Taxonomic Diversity of Pico-/Nanoeukaryotes Is Related to Dissolved Oxygen and Productivity, but Functional Composition Is Shaped by Limiting Nutrients in Eutrophic Coastal Oceans

Abstract

Pico-/nanoeukaryotes (P/NEs) comprise both primary producers and bacterial predators, playing important biogeochemical and ecological roles in the marine microbial loop. Besides the difference in size, these small-sized fractions can be distinguished from microplankton by certain functional and ecological traits. Nevertheless, little information is available regarding patterns of their taxonomic and functional diversity and community composition along environmental gradients in coastal marine ecosystems.
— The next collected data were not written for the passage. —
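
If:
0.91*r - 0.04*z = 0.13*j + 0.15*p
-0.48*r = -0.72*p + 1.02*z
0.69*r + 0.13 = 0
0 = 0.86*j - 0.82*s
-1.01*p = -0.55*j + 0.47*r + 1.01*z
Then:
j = -0.94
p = -0.30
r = -0.19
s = -0.98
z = -0.12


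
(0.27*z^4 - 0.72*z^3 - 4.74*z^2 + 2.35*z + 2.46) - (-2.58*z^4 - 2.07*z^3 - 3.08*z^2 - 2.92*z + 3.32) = 2.85*z^4 + 1.35*z^3 - 1.66*z^2 + 5.27*z - 0.86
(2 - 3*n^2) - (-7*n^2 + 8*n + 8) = 4*n^2 - 8*n - 6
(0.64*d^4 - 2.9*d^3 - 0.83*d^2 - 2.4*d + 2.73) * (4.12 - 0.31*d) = -0.1984*d^5 + 3.5358*d^4 - 11.6907*d^3 - 2.6756*d^2 - 10.7343*d + 11.2476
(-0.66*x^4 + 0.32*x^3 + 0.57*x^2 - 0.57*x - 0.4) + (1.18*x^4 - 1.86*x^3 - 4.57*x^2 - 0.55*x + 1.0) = 0.52*x^4 - 1.54*x^3 - 4.0*x^2 - 1.12*x + 0.6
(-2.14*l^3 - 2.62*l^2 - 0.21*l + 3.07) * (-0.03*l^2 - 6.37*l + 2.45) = 0.0642*l^5 + 13.7104*l^4 + 11.4527*l^3 - 5.1734*l^2 - 20.0704*l + 7.5215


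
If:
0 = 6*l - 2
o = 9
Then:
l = 1/3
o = 9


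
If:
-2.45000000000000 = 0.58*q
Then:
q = -4.22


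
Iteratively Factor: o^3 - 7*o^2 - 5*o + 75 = (o - 5)*(o^2 - 2*o - 15) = (o - 5)*(o + 3)*(o - 5)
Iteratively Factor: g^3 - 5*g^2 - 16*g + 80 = (g - 5)*(g^2 - 16) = (g - 5)*(g + 4)*(g - 4)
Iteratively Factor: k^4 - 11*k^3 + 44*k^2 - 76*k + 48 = (k - 2)*(k^3 - 9*k^2 + 26*k - 24) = (k - 2)^2*(k^2 - 7*k + 12) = (k - 3)*(k - 2)^2*(k - 4)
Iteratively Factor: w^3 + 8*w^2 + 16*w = (w)*(w^2 + 8*w + 16) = w*(w + 4)*(w + 4)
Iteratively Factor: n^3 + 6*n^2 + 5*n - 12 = (n + 3)*(n^2 + 3*n - 4) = (n - 1)*(n + 3)*(n + 4)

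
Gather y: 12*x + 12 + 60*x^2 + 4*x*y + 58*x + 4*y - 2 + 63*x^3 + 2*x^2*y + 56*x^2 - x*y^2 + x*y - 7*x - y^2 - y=63*x^3 + 116*x^2 + 63*x + y^2*(-x - 1) + y*(2*x^2 + 5*x + 3) + 10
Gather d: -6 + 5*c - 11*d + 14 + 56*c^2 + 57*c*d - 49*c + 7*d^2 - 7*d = 56*c^2 - 44*c + 7*d^2 + d*(57*c - 18) + 8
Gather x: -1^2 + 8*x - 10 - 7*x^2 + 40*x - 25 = -7*x^2 + 48*x - 36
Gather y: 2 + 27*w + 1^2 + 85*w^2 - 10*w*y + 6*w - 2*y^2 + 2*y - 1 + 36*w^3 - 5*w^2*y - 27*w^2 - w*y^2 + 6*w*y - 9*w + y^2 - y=36*w^3 + 58*w^2 + 24*w + y^2*(-w - 1) + y*(-5*w^2 - 4*w + 1) + 2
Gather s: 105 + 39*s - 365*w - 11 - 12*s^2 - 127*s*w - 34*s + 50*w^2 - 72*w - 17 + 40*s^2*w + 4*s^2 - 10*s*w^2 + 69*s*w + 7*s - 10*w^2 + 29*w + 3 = s^2*(40*w - 8) + s*(-10*w^2 - 58*w + 12) + 40*w^2 - 408*w + 80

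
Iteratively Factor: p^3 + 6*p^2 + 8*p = (p + 4)*(p^2 + 2*p) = p*(p + 4)*(p + 2)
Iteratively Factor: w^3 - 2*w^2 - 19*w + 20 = (w + 4)*(w^2 - 6*w + 5) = (w - 5)*(w + 4)*(w - 1)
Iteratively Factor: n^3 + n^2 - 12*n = (n - 3)*(n^2 + 4*n) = (n - 3)*(n + 4)*(n)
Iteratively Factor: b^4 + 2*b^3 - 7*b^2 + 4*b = (b + 4)*(b^3 - 2*b^2 + b) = b*(b + 4)*(b^2 - 2*b + 1) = b*(b - 1)*(b + 4)*(b - 1)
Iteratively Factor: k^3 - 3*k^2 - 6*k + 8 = (k + 2)*(k^2 - 5*k + 4) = (k - 4)*(k + 2)*(k - 1)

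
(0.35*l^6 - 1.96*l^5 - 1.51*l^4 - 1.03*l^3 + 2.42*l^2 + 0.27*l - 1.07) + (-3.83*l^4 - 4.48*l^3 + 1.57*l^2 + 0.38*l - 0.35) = 0.35*l^6 - 1.96*l^5 - 5.34*l^4 - 5.51*l^3 + 3.99*l^2 + 0.65*l - 1.42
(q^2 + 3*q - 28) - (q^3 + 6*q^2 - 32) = -q^3 - 5*q^2 + 3*q + 4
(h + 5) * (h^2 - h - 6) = h^3 + 4*h^2 - 11*h - 30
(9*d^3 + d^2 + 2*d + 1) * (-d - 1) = -9*d^4 - 10*d^3 - 3*d^2 - 3*d - 1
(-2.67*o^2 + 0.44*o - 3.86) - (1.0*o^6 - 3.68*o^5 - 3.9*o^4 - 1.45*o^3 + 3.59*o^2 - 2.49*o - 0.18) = -1.0*o^6 + 3.68*o^5 + 3.9*o^4 + 1.45*o^3 - 6.26*o^2 + 2.93*o - 3.68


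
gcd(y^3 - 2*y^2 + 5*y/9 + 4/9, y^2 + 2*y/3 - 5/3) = y - 1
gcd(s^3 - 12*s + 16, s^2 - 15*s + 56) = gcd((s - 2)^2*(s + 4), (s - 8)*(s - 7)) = 1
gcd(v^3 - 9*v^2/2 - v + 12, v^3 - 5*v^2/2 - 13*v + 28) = v^2 - 6*v + 8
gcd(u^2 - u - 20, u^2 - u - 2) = 1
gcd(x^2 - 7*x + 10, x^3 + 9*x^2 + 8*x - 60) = x - 2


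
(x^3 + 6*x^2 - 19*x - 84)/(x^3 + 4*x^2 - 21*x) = (x^2 - x - 12)/(x*(x - 3))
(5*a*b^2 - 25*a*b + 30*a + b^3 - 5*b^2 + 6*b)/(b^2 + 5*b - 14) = (5*a*b - 15*a + b^2 - 3*b)/(b + 7)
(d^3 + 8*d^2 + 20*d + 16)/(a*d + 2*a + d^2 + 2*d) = (d^2 + 6*d + 8)/(a + d)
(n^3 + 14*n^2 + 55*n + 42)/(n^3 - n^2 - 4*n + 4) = (n^3 + 14*n^2 + 55*n + 42)/(n^3 - n^2 - 4*n + 4)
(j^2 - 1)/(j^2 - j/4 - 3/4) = 4*(j + 1)/(4*j + 3)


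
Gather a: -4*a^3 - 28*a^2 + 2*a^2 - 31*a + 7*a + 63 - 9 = -4*a^3 - 26*a^2 - 24*a + 54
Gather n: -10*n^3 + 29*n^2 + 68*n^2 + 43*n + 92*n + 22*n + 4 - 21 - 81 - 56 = -10*n^3 + 97*n^2 + 157*n - 154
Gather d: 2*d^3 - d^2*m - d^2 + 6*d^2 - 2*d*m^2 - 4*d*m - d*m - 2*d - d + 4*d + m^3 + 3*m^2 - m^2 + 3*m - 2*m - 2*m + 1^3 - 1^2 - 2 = 2*d^3 + d^2*(5 - m) + d*(-2*m^2 - 5*m + 1) + m^3 + 2*m^2 - m - 2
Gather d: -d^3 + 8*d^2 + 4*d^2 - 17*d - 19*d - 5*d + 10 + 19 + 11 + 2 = -d^3 + 12*d^2 - 41*d + 42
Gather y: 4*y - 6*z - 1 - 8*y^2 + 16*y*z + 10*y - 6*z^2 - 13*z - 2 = -8*y^2 + y*(16*z + 14) - 6*z^2 - 19*z - 3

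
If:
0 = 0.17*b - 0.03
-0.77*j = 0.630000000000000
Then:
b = 0.18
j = -0.82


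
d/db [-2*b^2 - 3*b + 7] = -4*b - 3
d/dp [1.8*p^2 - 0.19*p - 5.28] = 3.6*p - 0.19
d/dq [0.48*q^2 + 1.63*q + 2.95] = 0.96*q + 1.63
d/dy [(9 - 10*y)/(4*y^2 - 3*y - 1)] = (40*y^2 - 72*y + 37)/(16*y^4 - 24*y^3 + y^2 + 6*y + 1)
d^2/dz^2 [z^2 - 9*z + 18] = 2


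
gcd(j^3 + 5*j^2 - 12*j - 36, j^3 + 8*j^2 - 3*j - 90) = j^2 + 3*j - 18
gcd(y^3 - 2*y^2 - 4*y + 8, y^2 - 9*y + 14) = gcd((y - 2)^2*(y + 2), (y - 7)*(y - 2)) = y - 2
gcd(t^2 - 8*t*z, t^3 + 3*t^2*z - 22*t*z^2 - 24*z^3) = 1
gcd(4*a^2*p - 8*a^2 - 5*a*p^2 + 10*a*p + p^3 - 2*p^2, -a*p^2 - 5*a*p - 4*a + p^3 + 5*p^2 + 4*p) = -a + p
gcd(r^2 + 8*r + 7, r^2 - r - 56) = r + 7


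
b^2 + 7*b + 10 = (b + 2)*(b + 5)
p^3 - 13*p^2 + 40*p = p*(p - 8)*(p - 5)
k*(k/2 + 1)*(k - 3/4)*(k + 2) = k^4/2 + 13*k^3/8 + k^2/2 - 3*k/2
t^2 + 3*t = t*(t + 3)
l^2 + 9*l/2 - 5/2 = (l - 1/2)*(l + 5)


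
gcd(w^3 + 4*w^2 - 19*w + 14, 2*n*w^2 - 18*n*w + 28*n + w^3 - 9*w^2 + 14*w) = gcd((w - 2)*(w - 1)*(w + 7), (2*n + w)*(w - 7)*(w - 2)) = w - 2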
In this study, we applied high-throughput sequencing of 18S rRNA gene to assess the taxonomic species richness and community composition of P/NEs in surface waters of Bohai Sea and North Yellow Sea, northern China spanning a 600-km distance during summer and winter of 2011. The richness of operational taxonomic units (OTUs) formed a U-shaped relationship with concentration of chlorophyll a (Chl-a, a proxy of primary productivity), but a stronger, negative relationship with concentration of dissolved oxygen (DO). These two factors also significantly co-varied with the OTU-based community composition of P/NEs. The effect of geographic distance on community composition of P/NEs was negligible. Among the three functional groups defined by trophic traits, heterotrophs had the highest OTU richness, which exhibited a U-shaped relationship with both DO and Chl-a. The community of P/NEs was dominated by heterotrophs and mixotrophs in terms of read numbers, which showed a trade-off along the gradient of phosphate, but no significant changes along DO and Chl-a gradients, indicating functional redundancy. Similarly, the proportion of phototrophs was significantly and positively correlated with the concentration of silicate. Our results indicate that taxonomic and functional composition of P/NEs are decoupled on a regional scale, and limiting nutrients are important factors in modulating functional composition of these microorganisms in the studied area. These findings contribute toward gaining a better understanding of how diversity of small eukaryotes and their functions are structured in coastal oceans and the effect of environmental changes on the structuring process.